According to ancient Greek mythology, Chaos was one of the four primal gods who created the universe. With more than 60 percent of the popular vote going to fringe left- and right-wing parties, chaos is now the primal force in Greek politics. The splintered vote means none of Greece's political parties are likely to be able to form a government. If that happens it would mean another round of elections with a similar result.
Greek voters punish old guard, turn to the right
The incumbent conservative New Democracy party, which got 18.9 percent of the vote, will have about 108 seats in the 300 seat parliament. Its coalition partner in the current government is the center-left Pasok party, which got 41 seats and only 13 percent of the vote. Pasok and New Democracy agreed to the EU/IMF bailout plan which is blamed for devastating the nation's economy. The bailout has been heavily criticized because even under the most optimistic scenario in 2020 Greece would still have an unsustainable debt level of 160 percent of GDP.

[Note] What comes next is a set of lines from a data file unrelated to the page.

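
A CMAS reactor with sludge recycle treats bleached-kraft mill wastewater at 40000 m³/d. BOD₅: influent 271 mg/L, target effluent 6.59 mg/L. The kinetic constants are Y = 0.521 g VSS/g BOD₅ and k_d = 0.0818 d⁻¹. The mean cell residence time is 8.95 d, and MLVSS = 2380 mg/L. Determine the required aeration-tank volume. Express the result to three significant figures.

V ≈ 12000 m³

From the SRT design equation V = Y Q (S₀−S) θ_c / [X (1 + k_d θ_c)] = 0.521 × 40000 × (271 − 6.59) × 8.95 / [2380 × (1 + 0.0818 × 8.95)] = 4.93×10^7 / 4122 = 11963 m³.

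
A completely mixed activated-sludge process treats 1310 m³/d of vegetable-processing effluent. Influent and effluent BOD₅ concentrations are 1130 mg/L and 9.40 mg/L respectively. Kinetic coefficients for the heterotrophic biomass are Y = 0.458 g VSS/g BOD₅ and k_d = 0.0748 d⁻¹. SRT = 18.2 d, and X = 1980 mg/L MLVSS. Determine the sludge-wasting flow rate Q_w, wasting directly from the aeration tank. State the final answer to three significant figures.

Rearranging the biomass balance for a CMAS with decay, V = Y·Q·ΔS·θ_c / [X·(1+k_d θ_c)] = 0.458 × 1310 × (1130 − 9.40) × 18.2 / [1980 × (1 + 0.0748 × 18.2)] = 1.22×10^7 / 4675 = 2617 m³.
Wasting from the aeration tank: Q_w = V / θ_c = 2617 / 18.2 = 143.8 m³/d.

Q_w ≈ 144 m³/d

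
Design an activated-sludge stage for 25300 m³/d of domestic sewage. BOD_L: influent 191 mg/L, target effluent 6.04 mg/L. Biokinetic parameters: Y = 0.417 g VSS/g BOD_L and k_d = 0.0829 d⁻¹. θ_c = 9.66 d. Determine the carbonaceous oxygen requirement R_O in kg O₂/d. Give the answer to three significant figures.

Correct the yield for decay: Y_obs = Y/(1 + k_d θ_c) = 0.417 / (1 + 0.0829 × 9.66) = 0.417 / 1.801 = 0.2316.
Mass of BOD_L removed per day: Q(S₀ − S) = 25300 × 185.0 g/m³ = 4679 kg/d.
Net sludge production P_X = 0.2316 × 4679 = 1084 kg VSS/d.
R_O = Q·ΔS − 1.42 P_X = 4679 − 1539 = 3141 kg O₂/d.

R_O ≈ 3140 kg O₂/d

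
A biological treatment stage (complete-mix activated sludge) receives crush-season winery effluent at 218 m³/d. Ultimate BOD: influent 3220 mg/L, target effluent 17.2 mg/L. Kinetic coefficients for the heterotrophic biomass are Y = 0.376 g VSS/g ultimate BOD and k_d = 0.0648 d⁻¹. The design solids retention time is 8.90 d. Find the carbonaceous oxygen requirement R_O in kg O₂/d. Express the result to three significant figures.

Y_obs = Y / (1 + k_d θ_c) = 0.376 / (1 + 0.0648 × 8.90) = 0.376 / 1.577 = 0.2385.
Substrate removed = Q·(S₀ − S) = 218 m³/d × (3220 − 17.2) g/m³ = 6.98×10^5 g/d = 698.2 kg/d.
Biomass synthesised: P_X = Y_obs × 698.2 = 166.5 kg VSS/d.
R_O = Q·ΔS − 1.42 P_X = 698.2 − 236.4 = 461.8 kg O₂/d.

R_O ≈ 462 kg O₂/d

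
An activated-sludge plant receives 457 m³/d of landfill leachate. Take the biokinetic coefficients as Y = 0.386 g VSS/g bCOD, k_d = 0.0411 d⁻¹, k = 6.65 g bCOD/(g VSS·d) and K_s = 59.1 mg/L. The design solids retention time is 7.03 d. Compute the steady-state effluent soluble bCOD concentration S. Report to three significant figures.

S ≈ 4.55 mg/L

Effluent substrate depends only on kinetics and SRT: S = K_s(1 + k_d θ_c) / [θ_c(Yk − k_d) − 1] = 59.1 × (1 + 0.0411 × 7.03) / [7.03 × (0.386 × 6.65 − 0.0411) − 1] = 76.18 / 16.76 = 4.546 mg/L.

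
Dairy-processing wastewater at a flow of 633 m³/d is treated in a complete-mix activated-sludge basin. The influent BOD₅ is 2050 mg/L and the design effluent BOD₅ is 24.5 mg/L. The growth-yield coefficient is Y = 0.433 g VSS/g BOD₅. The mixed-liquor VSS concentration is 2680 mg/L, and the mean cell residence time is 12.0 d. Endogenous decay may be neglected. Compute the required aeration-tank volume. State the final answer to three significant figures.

V·X = Y·Q·ΔS·θ_c gives V = 0.433 × 633 × (2050 − 24.5) × 12.0 / 2680 = 2486 m³.

V ≈ 2490 m³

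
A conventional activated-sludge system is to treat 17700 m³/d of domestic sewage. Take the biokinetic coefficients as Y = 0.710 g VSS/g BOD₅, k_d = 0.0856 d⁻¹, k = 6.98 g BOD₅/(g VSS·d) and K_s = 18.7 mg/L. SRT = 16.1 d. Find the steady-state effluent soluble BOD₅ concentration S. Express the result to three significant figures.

S ≈ 0.574 mg/L

For a completely mixed reactor with recycle the Lawrence–McCarty relation gives S = K_s·(1 + k_d·θ_c) / [θ_c·(Y·k − k_d) − 1] = 18.7 × (1 + 0.0856 × 16.1) / [16.1 × (0.710 × 6.98 − 0.0856) − 1] = 44.47 / 77.41 = 0.5745 mg/L.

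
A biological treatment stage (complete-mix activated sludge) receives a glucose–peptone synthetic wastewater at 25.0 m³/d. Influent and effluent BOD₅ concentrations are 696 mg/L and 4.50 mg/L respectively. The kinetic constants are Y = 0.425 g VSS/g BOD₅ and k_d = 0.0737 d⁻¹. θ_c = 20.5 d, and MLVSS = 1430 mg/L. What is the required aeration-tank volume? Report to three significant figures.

Rearranging the biomass balance for a CMAS with decay, V = Y·Q·ΔS·θ_c / [X·(1+k_d θ_c)] = 0.425 × 25.0 × (696 − 4.50) × 20.5 / [1430 × (1 + 0.0737 × 20.5)] = 1.51×10^5 / 3591 = 41.95 m³.

V ≈ 41.9 m³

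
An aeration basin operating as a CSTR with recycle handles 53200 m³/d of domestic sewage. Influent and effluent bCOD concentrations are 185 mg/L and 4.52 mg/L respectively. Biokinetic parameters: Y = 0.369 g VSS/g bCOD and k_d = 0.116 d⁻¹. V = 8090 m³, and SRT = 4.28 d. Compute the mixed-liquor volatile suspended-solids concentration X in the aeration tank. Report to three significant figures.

X ≈ 1250 mg/L

Solving the biomass balance for X: X = Y Q (S₀−S) θ_c / [V (1+k_d θ_c)] = 0.369 × 53200 × (185 − 4.52) × 4.28 / [8090 × (1 + 0.116 × 4.28)] = 1253 mg/L.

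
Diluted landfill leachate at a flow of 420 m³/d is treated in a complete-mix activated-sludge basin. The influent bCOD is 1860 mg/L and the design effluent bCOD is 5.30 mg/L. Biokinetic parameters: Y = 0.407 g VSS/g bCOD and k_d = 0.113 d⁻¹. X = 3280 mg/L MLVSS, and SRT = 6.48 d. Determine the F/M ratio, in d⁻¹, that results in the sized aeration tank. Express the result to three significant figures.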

As it now stands the only way a Greek party will be able to form a government is by pledging to re-negotiate the terms of the bailout. This would force international lenders to finally admit the Greek debt will never be repaid. Reconciling the books to account for that loss will mean a number of financial institutions publicly acknowledging they are insolvent; it could have a domino effect on other public and private lenders. It is difficult to see how this doesn't result in Greece leaving the Euro in one way or another.
Because this is the most likely outcome, investors may soon react as though it has already come to pass. If so it will likely drive up borrowing costs for Europe's most vulnerable economies and could force them to re-negotiate or default on their debts as well.